Au siècle suivant, ce sont les védutistes qui cherchent la lumière, Canaletto avec ses caprices paisibles (superbe Portique à la lanterne) ou Piranèse avec ses fantaisies inquiétantes (Le Pont-levis). Un Canaletto inspirera, au XXe siècle, le Suisse Palézieux. L’inquiétude, encore, est palpable chez Goya, à la frontière de deux mondes – l’ancien et le moderne, mais aussi la raison et la folie –, qui n’hésite pas à graver une Pluie de taureaux. Au XIXe, la lithographie (forte image de Manet : Guerre civile) et le cliché-verre (pratiqué par Corot) ajoutent des cordes au registre de la gravure.

Les expressionnistes allemands (première moitié du XXe siècle) sont, pour une raison que j’ignore, absents de la sélection. Ce furent pourtant de fieffés xylographes. Mais une artiste telle que Susan Litsios (1937-2017) ne peut-elle leur être rattachée ? Son bois représentant des branches enneigées est un chef-d’œuvre, derrière un humble titre (Snow Study, Étude de neige).

La dernière partie de l’exposition nous emmène vers l’héliogravure, de façon inattendue mais légitime : les graveurs ont leur part dans la mise au point des procédés photographiques au XIXe siècle, habitués qu’ils étaient à multiplier une image à partir d’une matrice et à manipuler, pour ce faire, des produits chimiques. L’héliogravure est un procédé complexe associant photo et gravure. L’effet est inégalable : elle rend à merveille le grain des choses et des matières, avec un velouté unique, comme on peut le vérifier sur les planches de la cathédrales de Chartres réalisées par Charles Nègre en 1856-1857 – c’est logiquement qu’au XXe siècle la collection Zodiaque utilisera la coûteuse héliogravure pour présenter l’art roman en ombres profondes et en lumière rasante.

Ainsi se clôt un parcours de qualité qui montre qu’il n’y a pas de gravure sans métier – de fait, les graveurs ont été à l’abri du mépris des techniques dont ont trop souvent fait preuve les peintres modernes – et combien ces techniques servent l’inspiration.

Illustration : Canaletto, Portique à la lanterne, 1742. Vevey, Musée Jenisch Vevey — Cabinet cantonal des estampes, fondation William-Cuendet & Atelier de Saint-Prex, Collection P © Olivier Christinat, Lausanne

Samuel Martin
Samuel Martin
Journaliste

Vos commentaires

5 commentaires

  1. Cette exposition devraient s’exporter par la suite dans nos provinces vers lesquelles nombres de parisiens se sont expatriés.
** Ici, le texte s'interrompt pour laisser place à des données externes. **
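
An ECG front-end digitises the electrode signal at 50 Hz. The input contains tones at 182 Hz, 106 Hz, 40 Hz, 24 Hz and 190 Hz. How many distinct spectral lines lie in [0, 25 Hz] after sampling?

4

fs/2 = 25 Hz.
182 Hz mod fs = 32 Hz.
32 Hz > fs/2 = 25 Hz, folds to fs − 32 Hz = 18 Hz.
106 Hz mod fs = 6 Hz.
6 Hz ≤ fs/2 = 25 Hz, appears at 6 Hz.
40 Hz > fs/2 = 25 Hz, folds to fs − 40 Hz = 10 Hz.
24 Hz ≤ fs/2 = 25 Hz, passes unchanged.
190 Hz mod fs = 40 Hz.
40 Hz > fs/2 = 25 Hz, folds to fs − 40 Hz = 10 Hz.
Distinct values: {6 Hz, 10 Hz, 18 Hz, 24 Hz} → 4.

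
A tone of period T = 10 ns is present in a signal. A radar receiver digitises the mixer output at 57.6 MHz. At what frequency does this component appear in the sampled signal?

15.2 MHz

T = 10 ns → f = 1/T = 100 MHz.
100 MHz mod fs = 42.4 MHz.
42.4 MHz > fs/2 = 28.8 MHz, folds to fs − 42.4 MHz = 15.2 MHz.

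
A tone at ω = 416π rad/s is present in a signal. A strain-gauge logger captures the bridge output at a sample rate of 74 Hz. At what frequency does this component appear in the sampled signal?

ω = 416π rad/s → f = ω/(2π) = 208 Hz.
208 Hz mod fs = 60 Hz.
60 Hz > fs/2 = 37 Hz, folds to fs − 60 Hz = 14 Hz.

14 Hz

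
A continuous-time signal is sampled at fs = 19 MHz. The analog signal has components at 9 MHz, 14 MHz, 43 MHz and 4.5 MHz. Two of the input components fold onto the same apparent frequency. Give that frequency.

5 MHz

fs/2 = 9.5 MHz.
9 MHz ≤ fs/2 = 9.5 MHz, passes unchanged.
14 MHz > fs/2 = 9.5 MHz, folds to fs − 14 MHz = 5 MHz.
43 MHz mod fs = 5 MHz.
5 MHz ≤ fs/2 = 9.5 MHz, appears at 5 MHz.
4.5 MHz ≤ fs/2 = 9.5 MHz, passes unchanged.
14 MHz and 43 MHz both map to 5 MHz.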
Je pense qu’elles trouveraient une clientèle interressées et disponibles . Parce qu’à Paris , ce sont les surtout les touristes qui en profiteront exclusivement .
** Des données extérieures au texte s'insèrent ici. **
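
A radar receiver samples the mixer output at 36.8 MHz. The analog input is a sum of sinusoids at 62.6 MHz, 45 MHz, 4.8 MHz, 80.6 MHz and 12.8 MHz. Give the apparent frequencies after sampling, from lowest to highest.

4.8 MHz, 7 MHz, 8.2 MHz, 11 MHz, 12.8 MHz

fs/2 = 18.4 MHz.
62.6 MHz mod fs = 25.8 MHz.
25.8 MHz > fs/2 = 18.4 MHz, folds to fs − 25.8 MHz = 11 MHz.
45 MHz mod fs = 8.2 MHz.
8.2 MHz ≤ fs/2 = 18.4 MHz, appears at 8.2 MHz.
4.8 MHz ≤ fs/2 = 18.4 MHz, passes unchanged.
80.6 MHz mod fs = 7 MHz.
7 MHz ≤ fs/2 = 18.4 MHz, appears at 7 MHz.
12.8 MHz ≤ fs/2 = 18.4 MHz, passes unchanged.
Distinct values: {4.8 MHz, 7 MHz, 8.2 MHz, 11 MHz, 12.8 MHz}.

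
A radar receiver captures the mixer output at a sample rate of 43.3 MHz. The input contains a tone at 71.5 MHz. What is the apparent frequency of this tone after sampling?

15.1 MHz

71.5 MHz mod fs = 28.2 MHz.
28.2 MHz > fs/2 = 21.65 MHz, folds to fs − 28.2 MHz = 15.1 MHz.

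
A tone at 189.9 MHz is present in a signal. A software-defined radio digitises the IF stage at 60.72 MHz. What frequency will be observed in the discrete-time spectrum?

7.74 MHz

189.9 MHz mod fs = 7.74 MHz.
7.74 MHz ≤ fs/2 = 30.36 MHz, appears at 7.74 MHz.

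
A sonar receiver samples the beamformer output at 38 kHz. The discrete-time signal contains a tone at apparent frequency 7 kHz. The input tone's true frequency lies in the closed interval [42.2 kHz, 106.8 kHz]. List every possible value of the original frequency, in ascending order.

45 kHz, 69 kHz, 83 kHz

Frequencies that alias to 7 kHz are k·fs ± 7 kHz for integer k ≥ 0.
k=0: 7 kHz.
k=1: 31 kHz, 45 kHz.
k=2: 69 kHz, 83 kHz.
k=3: 107 kHz, 121 kHz.
Within [42.2 kHz, 106.8 kHz]: 45 kHz, 69 kHz, 83 kHz.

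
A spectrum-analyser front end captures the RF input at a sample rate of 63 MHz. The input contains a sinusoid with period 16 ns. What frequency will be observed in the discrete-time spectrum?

0.5 MHz

T = 16 ns → f = 1/T = 62.5 MHz.
62.5 MHz > fs/2 = 31.5 MHz, folds to fs − 62.5 MHz = 0.5 MHz.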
  2. Voilà bien une excellente raison de faire un tour à Paris !
    Quitte à supporter sa saleté et sa vulgarité niaise .

  3. Merci à Samuel Martin d’attirer notre attention sur cette expo sûrement passionnante. Rien que l’illustration de Canaletto donne envie d’y aller. Il suffit de se rendre sur ebay pour constater qu’on peut s’offrir de superbes gravures à des prix tout doux – elles ne font pas mal aux yeux comme bien des peintures, sculptures, installations en vue dans nos tristes musées et frac…

  4. De vrais artistes , des oeuvres de qualité . Ces dernières années nous avons surtout des gens qui se prennent pour des artistes et des idiots pour les soutenir .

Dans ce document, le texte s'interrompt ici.